Livestream 2017-04-06 -
De Balie and architect Arna Mackic present a three part series about the role of architecture in the creation of inclusive cities. We investigate this by looking at former and current war-torn countries like Bosnia – Herzegovina and Syria, but also by looking at Western – European cities like Amsterdam, Stockholm and Paris, that because of shifting demographic compositions need to question their identity again and build on a common and shared heritage.
In the first episode we consider the relation between architecture and conflict. The impact of the destruction of buildings, squares and bridges that functioned as a symbol for a shared history and identity is huge. How can cities rebuild themselves and how can architecture create peaceful coexistence between different groups of people? How can
countries, governments, companies, and cities construct collective identities and inclusive
futures through architecture? The Dutch – Bosnian architect Arna Mackic and the Syrian architect Mohamed al Mufti will, assisted by their research and work, talk about the importance of creating inclusive, public spaces. Spaces which are based on common rituals and traditions and can be appropriated by different groups. Places that can acknowledge and reflect the pain of war, but by making them common ground, can also perform a healing function.
To conclude, we look at how we can apply lessons from cities who are destroyed by conflict to cities in Western Europe. How can the west, with its often segregated cities and big shifting demographics create spaces that stimulate collectivity and solidarity and how can we make ‘charged’ national heritage inclusive?

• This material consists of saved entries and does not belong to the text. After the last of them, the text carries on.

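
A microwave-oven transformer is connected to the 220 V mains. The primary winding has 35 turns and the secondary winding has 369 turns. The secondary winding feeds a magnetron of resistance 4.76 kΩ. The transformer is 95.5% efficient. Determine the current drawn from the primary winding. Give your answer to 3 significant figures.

V_s = 220 × 369/35 = 2319.4 V.
I_s = V_s/R = 2319.4/4760 = 0.48727 A.
P_out = V_s I_s = 2319.4 × 0.48727 = 1130.2 W.
P_in = P_out/η = 1130.2/0.955 = 1183.5 W.
I_p = P_in/V_p = 1183.5/220 = 5.38 A.

I_p ≈ 5.38 A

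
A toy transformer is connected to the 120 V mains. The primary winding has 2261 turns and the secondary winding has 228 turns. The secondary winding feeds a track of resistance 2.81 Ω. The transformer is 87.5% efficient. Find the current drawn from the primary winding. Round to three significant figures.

V_s = 120 × 228/2261 = 12.101 V.
I_s = V_s/R = 12.101/2.81 = 4.3063 A.
P_out = V_s I_s = 12.101 × 4.3063 = 52.110 W.
P_in = P_out/η = 52.110/0.875 = 59.555 W.
I_p = P_in/V_p = 59.555/120 = 0.496 A.

I_p ≈ 0.496 A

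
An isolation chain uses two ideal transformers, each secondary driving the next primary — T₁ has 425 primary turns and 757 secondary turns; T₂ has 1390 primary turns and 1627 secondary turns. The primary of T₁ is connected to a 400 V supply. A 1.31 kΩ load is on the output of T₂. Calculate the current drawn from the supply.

I_supply ≈ 1.33 A

Secondary of T₁: V = 400.00 × 757/425 = 712.47 V.
Secondary of T₂: V = 712.47 × 1627/1390 = 833.95 V.
I_load = 833.95/1310 = 0.63660 A, so P_out = 833.95 × 0.63660 = 530.89 W.
All ideal ⇒ P_in = P_out, so I_supply = 530.89/400 = 1.33 A.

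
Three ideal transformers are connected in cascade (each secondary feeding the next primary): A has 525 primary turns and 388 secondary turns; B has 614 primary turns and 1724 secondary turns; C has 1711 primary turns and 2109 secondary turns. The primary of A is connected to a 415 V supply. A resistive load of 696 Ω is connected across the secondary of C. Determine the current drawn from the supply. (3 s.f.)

After A: V = 415.00 × 388/525 = 306.70 V.
After B: V = 306.70 × 1724/614 = 861.17 V.
After C: V = 861.17 × 2109/1711 = 1061.5 V.
I_load = 1061.5/696 = 1.5251 A, so P_out = 1061.5 × 1.5251 = 1618.9 W.
All ideal ⇒ P_in = P_out, so I_supply = 1618.9/415 = 3.90 A.

I_supply ≈ 3.90 A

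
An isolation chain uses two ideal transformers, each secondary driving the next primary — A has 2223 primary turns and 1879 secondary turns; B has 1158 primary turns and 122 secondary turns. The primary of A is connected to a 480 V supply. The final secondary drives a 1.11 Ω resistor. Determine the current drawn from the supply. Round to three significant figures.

I_supply ≈ 3.43 A

Secondary of A: V = 480.00 × 1879/2223 = 405.72 V.
Secondary of B: V = 405.72 × 122/1158 = 42.744 V.
I_load = 42.744/1.11 = 38.509 A, so P_out = 42.744 × 38.509 = 1646.0 W.
All ideal ⇒ P_in = P_out, so I_supply = 1646.0/480 = 3.43 A.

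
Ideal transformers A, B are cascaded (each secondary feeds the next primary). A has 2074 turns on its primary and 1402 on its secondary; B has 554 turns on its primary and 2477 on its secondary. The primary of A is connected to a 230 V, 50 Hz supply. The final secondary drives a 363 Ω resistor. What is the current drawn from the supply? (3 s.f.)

I_supply ≈ 5.79 A

After A: V = 230.00 × 1402/2074 = 155.48 V.
After B: V = 155.48 × 2477/554 = 695.16 V.
I_load = 695.16/363 = 1.9150 A, so P_out = 695.16 × 1.9150 = 1331.3 W.
All ideal ⇒ P_in = P_out, so I_supply = 1331.3/230 = 5.79 A.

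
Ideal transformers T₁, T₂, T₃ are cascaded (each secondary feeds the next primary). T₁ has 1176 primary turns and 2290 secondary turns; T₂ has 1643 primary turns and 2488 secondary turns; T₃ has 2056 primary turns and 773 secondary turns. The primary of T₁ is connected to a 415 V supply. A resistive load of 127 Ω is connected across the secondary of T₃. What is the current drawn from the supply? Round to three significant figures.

After T₁: V = 415.00 × 2290/1176 = 808.12 V.
After T₂: V = 808.12 × 2488/1643 = 1223.7 V.
After T₃: V = 1223.7 × 773/2056 = 460.09 V.
I_load = 460.09/127 = 3.6228 A, so P_out = 460.09 × 3.6228 = 1666.8 W.
All ideal ⇒ P_in = P_out, so I_supply = 1666.8/415 = 4.02 A.

I_supply ≈ 4.02 A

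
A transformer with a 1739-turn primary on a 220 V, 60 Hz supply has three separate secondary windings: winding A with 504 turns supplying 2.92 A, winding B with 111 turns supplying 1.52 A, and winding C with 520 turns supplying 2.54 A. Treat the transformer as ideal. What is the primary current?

V_A = 220 × 504/1739 = 63.761 V; V_B = 220 × 111/1739 = 14.043 V; V_C = 220 × 520/1739 = 65.785 V.
P_out = V_A I_A + V_B I_B + V_C I_C = 63.761×2.92 + 14.043×1.52 + 65.785×2.54 = 186.18 + 21.345 + 167.09 = 374.62 W.
Ideal ⇒ P_in = P_out, so I_p = P_out/V_p = 374.62/220 = 1.70 A.

I_p ≈ 1.70 A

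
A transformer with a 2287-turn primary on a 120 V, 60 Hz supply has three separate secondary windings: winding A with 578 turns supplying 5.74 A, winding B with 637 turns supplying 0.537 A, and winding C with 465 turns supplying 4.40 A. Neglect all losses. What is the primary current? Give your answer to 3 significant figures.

I_p ≈ 2.49 A

V_A = 120 × 578/2287 = 30.328 V; V_B = 120 × 637/2287 = 33.424 V; V_C = 120 × 465/2287 = 24.399 V.
P_out = V_A I_A + V_B I_B + V_C I_C = 30.328×5.74 + 33.424×0.537 + 24.399×4.40 = 174.08 + 17.949 + 107.35 = 299.39 W.
Ideal ⇒ P_in = P_out, so I_p = P_out/V_p = 299.39/120 = 2.49 A.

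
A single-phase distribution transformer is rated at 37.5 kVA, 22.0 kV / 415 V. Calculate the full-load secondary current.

I_s ≈ 90.4 A

I_s = S/V_s = 37500/415 = 90.4 A.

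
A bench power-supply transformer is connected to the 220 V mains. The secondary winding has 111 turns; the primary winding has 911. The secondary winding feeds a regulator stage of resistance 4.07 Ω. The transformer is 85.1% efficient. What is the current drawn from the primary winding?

V_s = 220 × 111/911 = 26.806 V.
I_s = V_s/R = 26.806/4.07 = 6.5862 A.
P_out = V_s I_s = 26.806 × 6.5862 = 176.55 W.
P_in = P_out/η = 176.55/0.851 = 207.46 W.
I_p = P_in/V_p = 207.46/220 = 0.943 A.

I_p ≈ 0.943 A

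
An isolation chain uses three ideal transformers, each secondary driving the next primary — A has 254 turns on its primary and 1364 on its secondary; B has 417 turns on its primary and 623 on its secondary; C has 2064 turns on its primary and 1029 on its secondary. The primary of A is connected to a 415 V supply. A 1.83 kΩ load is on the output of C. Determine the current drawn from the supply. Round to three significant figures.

Secondary of A: V = 415.00 × 1364/254 = 2228.6 V.
Secondary of B: V = 2228.6 × 623/417 = 3329.5 V.
Secondary of C: V = 3329.5 × 1029/2064 = 1659.9 V.
I_load = 1659.9/1830 = 0.90706 A, so P_out = 1659.9 × 0.90706 = 1505.6 W.
All ideal ⇒ P_in = P_out, so I_supply = 1505.6/415 = 3.63 A.

I_supply ≈ 3.63 A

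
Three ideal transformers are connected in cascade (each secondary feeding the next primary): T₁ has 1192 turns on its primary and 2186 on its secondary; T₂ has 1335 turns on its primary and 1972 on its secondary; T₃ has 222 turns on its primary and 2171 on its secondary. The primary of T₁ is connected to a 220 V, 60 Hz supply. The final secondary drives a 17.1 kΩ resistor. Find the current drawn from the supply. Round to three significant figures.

After T₁: V = 220.00 × 2186/1192 = 403.46 V.
After T₂: V = 403.46 × 1972/1335 = 595.97 V.
After T₃: V = 595.97 × 2171/222 = 5828.1 V.
I_load = 5828.1/17100 = 0.34083 A, so P_out = 5828.1 × 0.34083 = 1986.4 W.
All ideal ⇒ P_in = P_out, so I_supply = 1986.4/220 = 9.03 A.

I_supply ≈ 9.03 A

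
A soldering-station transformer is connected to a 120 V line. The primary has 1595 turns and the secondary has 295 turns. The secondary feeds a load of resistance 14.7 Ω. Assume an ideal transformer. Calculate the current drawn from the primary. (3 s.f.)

I_p ≈ 0.279 A

V_s = V_p × N_s/N_p = 120 × 295/1595 = 22.194 V.
I_s = V_s/R = 22.194/14.7 = 1.5098 A.
For an ideal transformer I_p N_p = I_s N_s, so I_p = 1.5098 × 295/1595 = 0.279 A.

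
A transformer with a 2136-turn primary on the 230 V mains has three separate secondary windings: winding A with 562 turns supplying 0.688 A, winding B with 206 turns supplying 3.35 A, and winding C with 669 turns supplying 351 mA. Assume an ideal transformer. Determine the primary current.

I_p ≈ 0.614 A

V_A = 230 × 562/2136 = 60.515 V; V_B = 230 × 206/2136 = 22.182 V; V_C = 230 × 669/2136 = 72.037 V.
P_out = V_A I_A + V_B I_B + V_C I_C = 60.515×0.688 + 22.182×3.35 + 72.037×0.351 = 41.634 + 74.309 + 25.285 = 141.23 W.
Ideal ⇒ P_in = P_out, so I_p = P_out/V_p = 141.23/230 = 0.614 A.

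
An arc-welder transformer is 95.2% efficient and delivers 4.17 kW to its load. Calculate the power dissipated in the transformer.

P_in = P_out/η = 4170/0.952 = 4380.25 W.
P_loss = P_in − P_out = 4380.25 − 4170 = 210 W.

P_loss ≈ 210 W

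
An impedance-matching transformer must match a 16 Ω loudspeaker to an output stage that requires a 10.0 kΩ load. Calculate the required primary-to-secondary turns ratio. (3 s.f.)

Z_p/Z_s = (N_p/N_s)², so N_p/N_s = √(10000/16) = √625 = 25.0.

N_p/N_s ≈ 25.0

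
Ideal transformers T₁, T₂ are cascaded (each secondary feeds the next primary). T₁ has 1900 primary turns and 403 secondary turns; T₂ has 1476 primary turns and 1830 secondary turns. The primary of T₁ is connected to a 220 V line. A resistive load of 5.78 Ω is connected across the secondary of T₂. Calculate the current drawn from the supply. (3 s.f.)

I_supply ≈ 2.63 A

After T₁: V = 220.00 × 403/1900 = 46.663 V.
After T₂: V = 46.663 × 1830/1476 = 57.855 V.
I_load = 57.855/5.78 = 10.009 A, so P_out = 57.855 × 10.009 = 579.10 W.
All ideal ⇒ P_in = P_out, so I_supply = 579.10/220 = 2.63 A.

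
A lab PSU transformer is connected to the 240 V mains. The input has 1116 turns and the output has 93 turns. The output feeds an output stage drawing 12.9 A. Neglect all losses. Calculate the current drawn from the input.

I_in ≈ 1.07 A

For an ideal transformer I_in N_in = I_out N_out, so I_in = 12.9 × 93/1116 = 1.07 A.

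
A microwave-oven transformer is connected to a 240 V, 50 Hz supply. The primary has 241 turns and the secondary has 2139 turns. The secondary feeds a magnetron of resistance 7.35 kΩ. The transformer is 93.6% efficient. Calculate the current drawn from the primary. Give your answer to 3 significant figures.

I_p ≈ 2.75 A

V_s = 240 × 2139/241 = 2130.1 V.
I_s = V_s/R = 2130.1/7350 = 0.28981 A.
P_out = V_s I_s = 2130.1 × 0.28981 = 617.34 W.
P_in = P_out/η = 617.34/0.936 = 659.55 W.
I_p = P_in/V_p = 659.55/240 = 2.75 A.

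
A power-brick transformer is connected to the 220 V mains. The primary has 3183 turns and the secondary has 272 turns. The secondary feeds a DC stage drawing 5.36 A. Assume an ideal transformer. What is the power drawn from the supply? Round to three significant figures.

I_p = I_s × N_s/N_p = 5.36 × 272/3183 = 0.45803 A.
P = V_p I_p = 220 × 0.45803 = 101 W.

P ≈ 101 W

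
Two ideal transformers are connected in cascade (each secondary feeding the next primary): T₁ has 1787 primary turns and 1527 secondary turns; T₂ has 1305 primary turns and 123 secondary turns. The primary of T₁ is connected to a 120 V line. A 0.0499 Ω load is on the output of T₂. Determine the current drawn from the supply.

I_supply ≈ 15.6 A

After T₁: V = 120.00 × 1527/1787 = 102.54 V.
After T₂: V = 102.54 × 123/1305 = 9.6647 V.
I_load = 9.6647/0.0499 = 193.68 A, so P_out = 9.6647 × 193.68 = 1871.9 W.
All ideal ⇒ P_in = P_out, so I_supply = 1871.9/120 = 15.6 A.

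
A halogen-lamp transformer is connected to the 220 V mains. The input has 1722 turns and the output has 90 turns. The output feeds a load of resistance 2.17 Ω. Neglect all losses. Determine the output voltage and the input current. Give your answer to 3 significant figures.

V_out = V_in × N_out/N_in = 220 × 90/1722 = 11.498 V.
I_out = V_out/R = 11.498/2.17 = 5.2987 A.
I_in = I_out × N_out/N_in = 5.2987 × 90/1722 = 0.277 A.

V_out ≈ 11.5 V, I_in ≈ 0.277 A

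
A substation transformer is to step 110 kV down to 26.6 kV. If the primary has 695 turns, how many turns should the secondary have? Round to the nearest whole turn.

N_s = 168 turns

N_s/N_p = V_s/V_p, so N_s = 695 × 26600/110000 = 168.1 ≈ 168 turns.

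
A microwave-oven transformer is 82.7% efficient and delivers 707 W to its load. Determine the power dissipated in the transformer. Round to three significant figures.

P_in = P_out/η = 707/0.827 = 854.897 W.
P_loss = P_in − P_out = 854.897 − 707 = 148 W.

P_loss ≈ 148 W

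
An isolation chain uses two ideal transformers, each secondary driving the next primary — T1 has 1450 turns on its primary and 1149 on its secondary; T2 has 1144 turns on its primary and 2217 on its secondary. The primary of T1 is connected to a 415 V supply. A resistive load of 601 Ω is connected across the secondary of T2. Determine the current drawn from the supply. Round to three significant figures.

Secondary of T1: V = 415.00 × 1149/1450 = 328.85 V.
Secondary of T2: V = 328.85 × 2217/1144 = 637.29 V.
I_load = 637.29/601 = 1.0604 A, so P_out = 637.29 × 1.0604 = 675.78 W.
All ideal ⇒ P_in = P_out, so I_supply = 675.78/415 = 1.63 A.

I_supply ≈ 1.63 A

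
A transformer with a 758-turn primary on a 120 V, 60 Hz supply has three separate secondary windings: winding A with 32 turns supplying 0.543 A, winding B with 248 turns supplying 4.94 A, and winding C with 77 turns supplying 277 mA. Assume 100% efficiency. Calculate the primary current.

V_A = 120 × 32/758 = 5.0660 V; V_B = 120 × 248/758 = 39.261 V; V_C = 120 × 77/758 = 12.190 V.
P_out = V_A I_A + V_B I_B + V_C I_C = 5.0660×0.543 + 39.261×4.94 + 12.190×0.277 = 2.7508 + 193.95 + 3.3766 = 200.08 W.
Ideal ⇒ P_in = P_out, so I_p = P_out/V_p = 200.08/120 = 1.67 A.

I_p ≈ 1.67 A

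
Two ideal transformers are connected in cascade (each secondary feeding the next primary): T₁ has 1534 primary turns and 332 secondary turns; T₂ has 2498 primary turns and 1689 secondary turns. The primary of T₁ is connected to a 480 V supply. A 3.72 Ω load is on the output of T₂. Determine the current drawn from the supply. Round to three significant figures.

After T₁: V = 480.00 × 332/1534 = 103.89 V.
After T₂: V = 103.89 × 1689/2498 = 70.241 V.
I_load = 70.241/3.72 = 18.882 A, so P_out = 70.241 × 18.882 = 1326.3 W.
All ideal ⇒ P_in = P_out, so I_supply = 1326.3/480 = 2.76 A.

I_supply ≈ 2.76 A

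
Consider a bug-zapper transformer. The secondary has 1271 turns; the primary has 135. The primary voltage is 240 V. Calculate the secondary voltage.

V_s ≈ 2260 V

V_s/V_p = N_s/N_p, so V_s = 240 × 1271/135 = 2260 V.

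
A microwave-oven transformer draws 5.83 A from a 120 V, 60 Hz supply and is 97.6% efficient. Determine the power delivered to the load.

P_in = V_in I_in = 120 × 5.83 = 699.60 W.
P_out = η P_in = 0.976 × 699.60 = 683 W.

P_out ≈ 683 W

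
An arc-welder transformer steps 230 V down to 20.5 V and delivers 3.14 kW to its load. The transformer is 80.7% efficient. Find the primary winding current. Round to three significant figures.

I_p ≈ 16.9 A

P_in = P_out/η = 3140/0.807 = 3891.0 W.
I_p = P_in/V_p = 3891.0/230 = 16.9 A.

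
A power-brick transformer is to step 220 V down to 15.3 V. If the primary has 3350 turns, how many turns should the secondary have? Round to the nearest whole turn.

N_s/N_p = V_s/V_p, so N_s = 3350 × 15.3/220 = 233.0 ≈ 233 turns.

N_s = 233 turns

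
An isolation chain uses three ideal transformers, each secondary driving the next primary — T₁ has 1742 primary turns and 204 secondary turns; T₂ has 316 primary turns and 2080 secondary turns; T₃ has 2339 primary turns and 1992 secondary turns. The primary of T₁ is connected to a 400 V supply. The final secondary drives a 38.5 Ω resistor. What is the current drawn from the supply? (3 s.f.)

Secondary of T₁: V = 400.00 × 204/1742 = 46.843 V.
Secondary of T₂: V = 46.843 × 2080/316 = 308.33 V.
Secondary of T₃: V = 308.33 × 1992/2339 = 262.59 V.
I_load = 262.59/38.5 = 6.8205 A, so P_out = 262.59 × 6.8205 = 1791.0 W.
All ideal ⇒ P_in = P_out, so I_supply = 1791.0/400 = 4.48 A.

I_supply ≈ 4.48 A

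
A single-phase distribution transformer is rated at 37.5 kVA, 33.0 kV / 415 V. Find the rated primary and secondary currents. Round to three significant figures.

I_p ≈ 1.14 A, I_s ≈ 90.4 A

I_p = S/V_p = 37500/33000 = 1.14 A.
I_s = S/V_s = 37500/415 = 90.4 A.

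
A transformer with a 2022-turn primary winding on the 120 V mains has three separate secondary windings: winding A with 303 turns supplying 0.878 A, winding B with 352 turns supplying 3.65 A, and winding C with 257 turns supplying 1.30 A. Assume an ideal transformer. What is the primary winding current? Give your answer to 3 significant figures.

I_p ≈ 0.932 A

V_A = 120 × 303/2022 = 17.982 V; V_B = 120 × 352/2022 = 20.890 V; V_C = 120 × 257/2022 = 15.252 V.
P_out = V_A I_A + V_B I_B + V_C I_C = 17.982×0.878 + 20.890×3.65 + 15.252×1.30 = 15.788 + 76.249 + 19.828 = 111.87 W.
Ideal ⇒ P_in = P_out, so I_p = P_out/V_p = 111.87/120 = 0.932 A.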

Arna Mackic is connected as an architect to studio L A – founded in 2016 together with Lorien Beijaert – and is also head of the architecture department at the Gerrit Rietveld Academie. L A uses architecture and spatial models as an experimental space to investigate societal issues. The projects often focus on the subject ´collective identity´. One example is Mackic´s praised research and book ´Mortal Cities & Forgotten Monuments´ about the destruction and reconstruction of the city Mostar in Bosnia – Herzegovina.
Mohamed Al Mufti (1976) is a Syrian architect, academic and artist.
He graduated from Ecole Nationale Supérieure d'Architecture de Versailles, and started a professional carrier in France, with social housings and educational projects.
He was awarded for a "re-inventing social housing" project in France. He also took part in several architectural exhibitions and publications. In 2008 he created his Atelier in Damascus and focused on educational and cultural and public space project Since War in Syria, he has been involved in several programs, lectures, workshops and debates about reconstruction.
Writer and journalist Chris Keulemans gives an introduction and engages in a conversation with both architects. Keulemans travelled recently to Beirut to think with a group of Syrian and Lebanese architects about the restoration of Syria. He also wrote a lot about the Balkan war and travelled and worked a lot in Bosnia – Herzegovina. Currently he is chronicler of Amsterdam North.
Bengin Dawod is an Architect and Urban designer. He works for Common Affairs and Advices the city of Amsterdam on the development strategy of the refugee camp (Zaatari ) in Jordan. He Initiated The Soul of the City project which is focused on the reconstruction of post conflict cities, which askes to think beyond current practice, and involves wider set of disciplines than professionally trained architects and urban planners, in who might understand, through their collaboration, the invisible layer of the city.